Build resilient systems at scale
May 27–29, 2015 • Santa Clara, CA

Lessons learned for large-scale apps running in a hybrid cloud environment – Intuit’s journey

Dana Quinn (Intuit)
9:55am–10:05am Thursday, 05/28/2015
Location: Mission City Ballroom
Average rating: ***..
(3.31, 45 ratings)
Slides:   1-PPTX 

Although Intuit is still on its journey to the public cloud, there’s enough road behind us to learn from what’s in the rear-view mirror. We’ll share three major lessons we’ve learned as we adopted a hybrid cloud environment, with some workloads shifting to the public cloud while others stayed on our internal servers.

Lesson 1: What workloads to shift to the public cloud?
We started our journey assuming there would be very little we could host in the cloud. Intuit fiercely guards its customers’ sensitive financial data, and cloud security was a big concern.

As we dug in, we realized we had many more workloads that could run in the public cloud than we expected. Not everything touched data, and cloud security was sufficient in some cases. And the number of cloud-capable workloads keeps increasing as we solve encryption challenges.

I’ll give two examples that will illustrate how to choose which of your services have the right combination of security needs and can benefit from cloud advantages.

Lesson 2: Hybrid toolset or cloud native toolset?
Standard hybrid cloud toolsets offer the benefit of using the same tools across both internal and public cloud environments. But is this ease worth what you give up? A cloud-native toolset offers best-of-breed management tools for cloud environments. We chose to use cloud-native tools because we’re able to take advantage of new capabilities and tools as soon as our cloud provider releases them. Another benefit of cloud-native tools is that people you hire will have far more experience with native tools than with hybrid tools. I’ll give examples of how our use of cloud-native tools has given us the capabilities we need.

Lesson 3: Bumps along the way
Watch your spending! You want to give engineering teams the ability to get up and running quickly, so you let them launch infrastructure themselves. And so it’s not surprising that you will quickly have many more servers running than before. Scaling up to run a large load test is great, but someone needs to remember to shut those servers off when they’re no longer needed!

Don’t treat your cloud like your data center — doing things by hand doesn’t work in a cloud environment! Automate automate automate! You need to develop new patterns for key activities.

You have all these new automation capabilities — you need to practice them! Recycle all your instances every month, whether they need it or not. If you don’t, can you trust your automation when you desperately need it? This means you may want to track new metrics, like the average age of your instances, to help track the maturity of automation capabilities.
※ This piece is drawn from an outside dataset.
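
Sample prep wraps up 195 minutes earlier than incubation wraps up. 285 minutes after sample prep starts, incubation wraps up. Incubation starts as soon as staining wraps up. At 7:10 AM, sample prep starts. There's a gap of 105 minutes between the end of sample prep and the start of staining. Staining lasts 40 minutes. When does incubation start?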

You probably have more workloads that you can shift to the public cloud than you realize. We recommend using cloud-native toolsets so you can access all your providers’ tools and attract people with the right experience. Lastly, you will have bumps along the way. Learn from them and keep going!
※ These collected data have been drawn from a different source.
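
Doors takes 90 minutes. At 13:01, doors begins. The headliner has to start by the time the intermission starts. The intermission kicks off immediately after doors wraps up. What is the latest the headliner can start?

14:31

Doors ends at 13:01 + 90 min = 14:31.
So the intermission starts at 14:31.
The headliner is bounded by the intermission, so the latest it can start is 14:31.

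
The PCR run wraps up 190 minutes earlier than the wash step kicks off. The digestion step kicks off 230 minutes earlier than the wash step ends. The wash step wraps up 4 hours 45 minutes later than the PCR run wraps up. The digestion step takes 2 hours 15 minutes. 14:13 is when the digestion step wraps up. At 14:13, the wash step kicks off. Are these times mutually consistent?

The PCR run ends at 14:13 − 190 min = 11:03.
The wash step ends at 11:03 + 285 min = 15:48.
The digestion step starts at 15:48 − 230 min = 11:58.
The digestion step ends at 11:58 + 135 min = 14:13.
That matches the stated 14:13, so the schedule is consistent.

Yes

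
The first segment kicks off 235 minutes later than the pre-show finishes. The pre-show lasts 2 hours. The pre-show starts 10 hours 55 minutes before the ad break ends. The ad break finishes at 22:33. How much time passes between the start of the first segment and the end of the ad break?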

This keynote is sponsored by Intuit

Photo of Dana Quinn

Dana Quinn


Dana has 15 years of experience working in large scale, mission-critical web environments. Dana has been with Intuit for three years as director of App Ops for the CTO Dev organization, leading App Ops teams for a key set of online platforms used by Intuit’s products. Prior to working at Intuit, Dana worked at Yahoo! as senior director of Cloud Service Engineering and as senior Unix systems administrator at PlanetOut. Dana loves living in Oakland, California with his family and enjoys being schooled in Minecraft by his 8-year-old son.